Mask prediction can be turned on for an object detection config by adding
predict_instance_masks: true
within the MaskRCNNBoxPredictor
. Other
parameters such as mask size, number of convolutions in the mask layer, and the
convolution hyper parameters can be defined. We will use
mask_rcnn_resnet101_pets.config
as a starting point for configuring the
instance segmentation pipeline. Everything above that was mentioned about object
detection holds true for instance segmentation. Instance segmentation consists
of an object detection model with an additional head that predicts the object
mask inside each predicted box once we remove the training and other details.

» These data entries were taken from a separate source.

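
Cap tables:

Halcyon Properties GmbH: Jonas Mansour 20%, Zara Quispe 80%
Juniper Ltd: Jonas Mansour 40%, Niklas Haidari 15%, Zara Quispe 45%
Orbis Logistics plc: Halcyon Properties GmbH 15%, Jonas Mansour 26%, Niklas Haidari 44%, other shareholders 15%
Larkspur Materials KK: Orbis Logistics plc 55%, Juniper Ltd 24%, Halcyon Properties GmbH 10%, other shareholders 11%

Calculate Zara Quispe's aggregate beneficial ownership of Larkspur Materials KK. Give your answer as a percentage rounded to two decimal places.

Zara reaches Larkspur along 3 paths.
Via Halcyon → Orbis: 80% × 15% × 55% = 6.6%.
Via Juniper: 45% × 24% = 10.8%.
Via Halcyon: 80% × 10% = 8%.
Total: 6.6% + 10.8% + 8% = 25.4%.
Rounded: 25.40%.

25.40%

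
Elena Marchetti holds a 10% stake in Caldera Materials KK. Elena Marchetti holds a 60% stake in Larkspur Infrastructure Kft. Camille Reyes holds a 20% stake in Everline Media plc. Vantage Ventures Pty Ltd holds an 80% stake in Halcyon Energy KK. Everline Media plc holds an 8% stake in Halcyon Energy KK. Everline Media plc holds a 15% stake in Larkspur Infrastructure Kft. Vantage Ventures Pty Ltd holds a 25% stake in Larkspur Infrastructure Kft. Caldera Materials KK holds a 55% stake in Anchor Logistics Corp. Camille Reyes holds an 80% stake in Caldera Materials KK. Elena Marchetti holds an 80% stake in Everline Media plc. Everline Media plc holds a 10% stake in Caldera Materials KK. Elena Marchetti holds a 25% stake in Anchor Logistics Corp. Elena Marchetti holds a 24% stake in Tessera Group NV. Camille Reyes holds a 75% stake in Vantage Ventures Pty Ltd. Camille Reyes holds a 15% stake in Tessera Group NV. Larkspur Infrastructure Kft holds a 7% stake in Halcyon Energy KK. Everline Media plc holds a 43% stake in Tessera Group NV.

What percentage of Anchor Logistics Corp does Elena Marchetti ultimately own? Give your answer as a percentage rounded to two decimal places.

Elena reaches Anchor along 3 paths.
Via Everline → Caldera: 80% × 10% × 55% = 4.4%.
Via Caldera: 10% × 55% = 5.5%.
Direct stake: 25% = 25%.
Total: 4.4% + 5.5% + 25% = 34.9%.
Rounded: 34.90%.

34.90%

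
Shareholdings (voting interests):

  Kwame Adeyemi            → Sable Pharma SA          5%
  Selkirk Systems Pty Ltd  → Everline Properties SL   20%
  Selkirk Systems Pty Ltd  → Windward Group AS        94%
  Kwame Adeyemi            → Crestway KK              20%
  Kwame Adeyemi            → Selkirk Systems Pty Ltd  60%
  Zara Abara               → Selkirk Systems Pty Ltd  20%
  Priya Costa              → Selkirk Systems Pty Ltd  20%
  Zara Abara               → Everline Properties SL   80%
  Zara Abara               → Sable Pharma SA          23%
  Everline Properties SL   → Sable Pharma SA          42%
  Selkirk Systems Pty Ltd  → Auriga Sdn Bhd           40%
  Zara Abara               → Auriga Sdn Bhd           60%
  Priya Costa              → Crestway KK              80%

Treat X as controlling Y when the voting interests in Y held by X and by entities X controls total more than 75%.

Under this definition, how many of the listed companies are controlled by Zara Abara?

1

Zara holds 80% of Everline, so Zara controls Everline.
No other company's threshold is met.
Zara controls 1 company.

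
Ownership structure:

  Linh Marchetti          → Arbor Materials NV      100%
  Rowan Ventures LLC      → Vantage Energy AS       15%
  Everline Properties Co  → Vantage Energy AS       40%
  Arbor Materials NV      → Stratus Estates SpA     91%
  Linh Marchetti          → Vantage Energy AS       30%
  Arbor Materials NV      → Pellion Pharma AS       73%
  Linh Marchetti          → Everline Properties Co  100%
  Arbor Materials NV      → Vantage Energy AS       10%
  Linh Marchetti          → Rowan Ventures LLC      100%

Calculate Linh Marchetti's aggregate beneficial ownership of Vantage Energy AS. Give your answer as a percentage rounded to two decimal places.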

Please refer to the section on Running an Instance Segmentation
Model for instructions on how to configure a model
that predicts masks in addition to object bounding boxes.
Congratulations, you have now trained an object detector for various cats and dogs! There different things you can do now:
- Test your exported model using the provided Jupyter notebook.
- Experiment with different model configurations.
- Train an object detector using your own data.